US WW1 submarine chaser

USS SC-2, until July 1920 known as USS Submarine Chaser No. 2 or USS S.C. 2, was an SC-1-class submarine chaser built for the United States Navy during World War I.

SC-2 was a wooden-hulled 110-foot (34 m) submarine chaser built at Naval Station New Orleans in New Orleans, Louisiana. She was commissioned on 8 January 1918 as USS Submarine Chaser No. 2, abbreviated at the time as USS S.C. 2.

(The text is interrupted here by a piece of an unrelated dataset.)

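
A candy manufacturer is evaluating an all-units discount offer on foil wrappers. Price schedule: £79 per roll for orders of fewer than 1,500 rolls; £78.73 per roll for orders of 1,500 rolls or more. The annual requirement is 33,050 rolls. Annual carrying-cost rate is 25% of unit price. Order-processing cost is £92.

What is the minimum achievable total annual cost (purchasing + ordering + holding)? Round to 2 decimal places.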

For the time, the ship was under temporary command of Medal of Honor recipient Isadore Nordstrom.

During World War I, S.C. 2 served on antisubmarine patrol duty in the Special Hunting Squadron, Group, against German submarines in the Gulf of Mexico, and was based at Key West, Florida.

When the U.S. Navy adopted its modern hull number system on 17 July 1920, Submarine Chaser No. 2 was classified as SC-2 and her name was shortened to USS SC-2.

On 29 October 1930, the Navy sold SC-2 to the City of New Orleans, Louisiana.